According to the BBC, the inventors believe that more efficient motors could actually produce a faster result. Sadly, it seems, they have lost the interest to continue fine-tuning the robot. There were also some ‘minor’ problems, such as damaging a number of cubes during the tests.
When I try my hand on the cube, I would only be overcome by frustration. An hour would be insufficient for me to solve it. I would be envious seeing many young boys dexterously flipping the cube, their fingers like a spider spinning a colorful web in a blur and within minutes complete the cube.
This attempt to efficiently solve puzzles intrigued me to relate it to how we face life’s many challenges. It isn’t so much for simply solving problems, but more like going through different activities in different moments and intensities. During the day, what counts isn’t so much the speed or output of what we do, but the love and sacrifice we put in them.
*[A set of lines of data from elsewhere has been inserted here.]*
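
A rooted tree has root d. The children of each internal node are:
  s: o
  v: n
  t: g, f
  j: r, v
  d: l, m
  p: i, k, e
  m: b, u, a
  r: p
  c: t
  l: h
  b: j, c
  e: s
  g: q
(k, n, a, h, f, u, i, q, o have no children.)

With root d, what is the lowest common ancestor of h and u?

d

Path h→root: h l d; path u→root: u m d.
First common node: d.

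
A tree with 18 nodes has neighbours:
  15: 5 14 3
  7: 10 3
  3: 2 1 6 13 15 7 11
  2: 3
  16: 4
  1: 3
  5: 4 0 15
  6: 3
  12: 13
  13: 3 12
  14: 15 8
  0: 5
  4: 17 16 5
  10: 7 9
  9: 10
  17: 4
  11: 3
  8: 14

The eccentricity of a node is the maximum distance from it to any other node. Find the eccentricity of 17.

7

A farthest node from 17 is 9.
The path 17 – 4 – 5 – 15 – 3 – 7 – 10 – 9 has 7 edges.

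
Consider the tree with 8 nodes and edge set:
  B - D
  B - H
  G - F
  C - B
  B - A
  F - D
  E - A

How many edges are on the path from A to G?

4

A – B – D – F – G: 4 edges.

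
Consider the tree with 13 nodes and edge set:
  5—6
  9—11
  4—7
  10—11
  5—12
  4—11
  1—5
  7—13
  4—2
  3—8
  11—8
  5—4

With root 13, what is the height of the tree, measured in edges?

5

3 sits deepest: 13-7-4-11-8-3 — 5 edges from the root.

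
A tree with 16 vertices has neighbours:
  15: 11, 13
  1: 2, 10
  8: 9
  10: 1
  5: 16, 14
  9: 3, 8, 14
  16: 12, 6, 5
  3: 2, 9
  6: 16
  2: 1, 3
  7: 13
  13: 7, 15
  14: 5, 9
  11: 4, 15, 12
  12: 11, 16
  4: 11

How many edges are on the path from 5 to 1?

5–14–9–3–2–1: 5 edges.

5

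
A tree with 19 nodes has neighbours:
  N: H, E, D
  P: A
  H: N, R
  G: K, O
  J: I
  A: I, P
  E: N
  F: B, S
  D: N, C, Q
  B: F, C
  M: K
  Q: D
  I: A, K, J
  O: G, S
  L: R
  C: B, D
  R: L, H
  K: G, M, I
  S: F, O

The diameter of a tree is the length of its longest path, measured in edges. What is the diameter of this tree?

A longest path is L–R–H–N–D–C–B–F–S–O–G–K–I–A–P, with 14 edges.

14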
This doesn’t mean that we can forgo of a more structured and scheduled day. We still need to put a lot of premium in one of man’s most valuable treasures in life: time. Neglecting the efficient and productive use of our time could enslave us to presumption and laziness. I once read an interesting reflection that helps to value time:
If you want to know the value of one year, ask a student who failed a course.
If you want to know the value of one month, ask a mother who gave birth to a premature baby.
If you want to know the value of one hour, ask the lovers waiting to meet.
If you want to know the value of one minute, ask the person who just missed the bus.
If you want to know the value of one second, ask the person who just escaped death in a car accident.
And if you want to know the value of one-hundredth of a second, ask the athlete who won a silver medal in the Olympics.
(Marc Levy, Et si c’était vrai…)
There is, however, another element that must combine with time: the intention behind everything we do. This changes the gameplay of the day because the good use of time isn’t reduced to speed or an outcome, but in the reason behind for doing things which has to be love.
Even though how efficient and productive we may be in our work and relationships, if we are spending them out of self-love and gain, then we will end up becoming sad and lonely. But if we work, study or play out of love for God and others, then even the smallest and most hidden human reality can have eternal underpinnings.